Individuals experience same-sex attractions for different reasons. While there are similarities in the patterns of development, each individual has a unique, personal history. In the histories of persons who experience same-sex attraction, one frequently finds one or more of the following:
So not only does Catholicism know exactly where the Universe came from, why human beings are here, exactly what is right and wrong in the world - it knows exactly why I’m gay! Wow, that’s pretty impressive.
As a gay person, I should have experienced one of the following, Catholicism says. Let’s see if it’s correct:
· Alienation from the father in early childhood because the father was perceived as hostile or distant, violent or alcoholic (Apperson 1968[17]; Bene 1965[18]; Bieber 1962[19]; Fisher 1996[20]; Pillard 1988[21]; Sipova 1983[22])
Well, my dad was never an alcoholic and he was never violent. Occasionally he was slightly hostile, but only when I did something extremely offensive. It seems completely appropriate to threaten a little kid with a spanking after being extremely rude, right? And Dad was never distant. My childhood memories of him are very positive. He was - and still is - kind and caring.
· Mother was overprotective (boys) (Bieber, T. 1971[23]; Bieber 1962[24]; Snortum 1969[25])

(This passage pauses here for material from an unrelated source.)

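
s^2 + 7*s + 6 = (s + 1)*(s + 6)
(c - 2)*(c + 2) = c^2 - 4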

My mother seemed appropriately protective of me throughout childhood. She let me go outside and play when I wanted to, and go on field trips, and school, and have friends, and all that, just like everyone else’s parents.
On the other hand, though, I believed my parents were extremely overprotective when they found out I was gay at age 15. They responded by locking me up in my room, pretty much, and cutting off contact with outsiders. But that was *after *I came out to them. Overprotection was the *result *of me being gay, not the *cause *of it.
· Mother was needy and demanding (boys) (Fitzgibbons 1999[26])
Not really. Both my parents wanted me to do my best in school and help out around the house, just like everyone else’s parents.
· Mother emotionally unavailable (girls) (Bradley 1997[27]; Eisenbud 1982[28])
I’m not a girl, but this doesn’t even apply to me.
· Parents failed to encourage same-sex identification (Zucker 1995[29])
No. I always clearly identified as male, and I can remember no evidence of my parents ever not encouraging that.
· Lack of rough and tumble play (boys) (Friedman 1980[30]; Hadden 1967a [31])
What the heck would this have to do with being gay anyway? Anyway, I had lots of male friends in childhood and sometimes it involved fights or physical contact. Such is the nature of growing up.
· Failure to identify with same/sex peers (Hockenberry 1987[32]; Whitman 1977[33])
Nope. My buddies were male. They were my friends. I wouldn’t have used the words “I identify with them” in childhood, but looking back it seems clear that I did.
· Dislike of team sports (boys) (Thompson 1973[34])
I loved schoolyard games and played often. I had fun running around and playing kickball or four-square. I wasn’t very good at basketball or football, but gave it a good try! I didn’t dislike the sport at all and enjoyed participating, even though I was terrible. How this can cause homosexuality is extremely unclear.
· Lack of hand/eye coordination and resultant teasing by peers (boys) (Bailey 1993[35]; Fitzgibbons 1999[36]; Newman 1976[37])
I actually have excellent hand/eye coordination. I’m amazing at first-person shooter video games; you should see me play a round of Call of Duty. I’m excellent. However, I am terrible at shooting a basketball, and always have been, though I can’t recall being teased for a lack of athletic ability in school. I was well liked for lots of miscellaneous reasons, like my charm and sense of humor.
· Sexual abuse or rape (Beitchman 1991[38]; Bradley 1997[39]; Engel 1981[40]; Finkelhor 1984; Gundlach 1967[41])
Wrong again!
· Social phobia or extreme shyness (Golwyn 1993[42])
I am an introvert, but I don’t have a social phobia.
· Parental loss through death or divorce (Zucker 1995)
Nope, parents have been together forever, and it seems it will stay that way for a long time!
· Separation from parent during critical developmental stages (Zucker 1995)
No. My parents have always been there, for better or for worse.
In some cases, same-sex attraction or activity occurs in a patient with other psychological diagnosis, such as:
· major depression (Fergusson 1999[43])
I was depressed *after *I came out, *because of the reaction I got from my parents and others. *It was the *result *of being gay, and not the cause.
· suicidal ideation (Herrell 1999)
Nope.
· generalized anxiety disorder
Nope.
Nope.
· conduct disorder in adolescents
Nope.
· borderline personality disorder (Parris 1993[44]; Zubenko 1987[45])
Nope.
· schizophrenia (Gonsiorek 1982) [46]
Nope.
· pathological narcissism (Bychowski 1954[47]; Kaplan 1967[48])
Nope.
I’m gay. None of the above apply to me, or presented themselves after I was very clearly gay and out. These “facts” apparently aren’t as true as some would like them to be!